A origem da
construção de barragens se confunde com as primeiras grandes civilizações, que
as usavam para reservar água para consumo e fins agrícolas. Depois das
revoluções industriais, seu uso se multiplicou, abrangendo áreas que vão do
abastecimento de água, navegação, produção de energia elétrica à extração de
minerais usados na fabricação do aço e até dos celulares que usamos.
Infelizmente são lembradas por tragédias como a de South Fork (EUA), com mais
de 2 mil mortos em 1889.
Como com quase todos os instrumentos civilizatórios, os
benefícios viram ameaça quando se tem uma gestão mal feita. É, portanto, sob
este prisma que se deve avaliar os dois acidentes recentes de Mariana e
Brumadinho, ambos envolvendo mineradoras vinculadas à Vale do Rio Doce e
barragens construídas para acumular dejetos, pela técnica de alteamento a
montante.
Antes de entrar no mérito, é preciso lembrar que o
arcabouço normativo do Brasil para a construção e manutenção de barragens é
solido. Promulgada em 2010, a Lei Federal 12.334/10 criou a Política Nacional
de Segurança de Barragens, que é regulamentada por resoluções e portarias das
agências reguladoras de Águas, de Energia Elétrica e de Mineração.
Os regulamentos exigem vistorias periódicas, planos de
atuação em emergência e de segurança. Além deles, há extensa bibliografia de
engenharia, como os estudos da Comissão Internacional de Grandes Barragens (ICOLD),
fundada em 1928 e cujo espelho nacional é o Comitê Brasileiro de Barragens.
Guias para uma boa prática, com efeito, não faltam, mas precisam ser seguidos.
Apesar de a Vale ter comunicado oficialmente estar em dia
com as revisões e inspeções periódicas, perguntas ainda carecem de respostas. A
principal delas é por que, mesmo tendo um plano para emergências, a mineradora
manteve áreas com pessoas, como um refeitório e escritórios, sem considerar
que, num caso extremo, estas seriam atingidas.

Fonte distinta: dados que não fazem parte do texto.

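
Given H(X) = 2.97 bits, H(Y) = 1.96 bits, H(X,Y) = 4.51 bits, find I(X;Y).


I(X;Y) = H(X) + H(Y) - H(X,Y) = 2.97 + 1.96 - 4.51 = 0.42

0.42 bits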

É de assustar que após Mariana não tenham sido feitos
estudos exaustivos de ruptura de barragens – os dam break – para Brumadinho e
as barragens da Vale, cuja técnica de construção é sabidamente precária. Tais
estudos demonstrariam áreas a jusante a serem preservadas de ocupação humana,
com custos de eventuais realocações de propriedades e populações muito menores
que o das vidas perdidas. As investigações dirão como foram conduzidos os
estudos de risco e por que não foram seguidos.
Os impactos de Brumadinho estão postos. Poderão
significar recrudescimento da regulamentação e, fatalmente, obrigarão o mercado
minerário a adotar nova postura, inclusive quanto ao compliance. Mas a lição
que sobressai é que, em Engenharia, improvisações dão muito errado.
É de se lamentar que, em um país referência mundial em
barragens – como aquelas de empresas do setor elétrico, construídas a seco com
materiais selecionados ou concreto, com grande controle de qualidade e os
devidos cuidados nas fundações e ombreiras (nunca com rejeitos lançados) –,
tenhamos sofrido dois acidentes de grandes dimensões num período de apenas três
anos.
José Antunes Sobrinho, acionista da Nova Engevix, é
engenheiro civil especializado em Obras Hidráulicas na Holanda.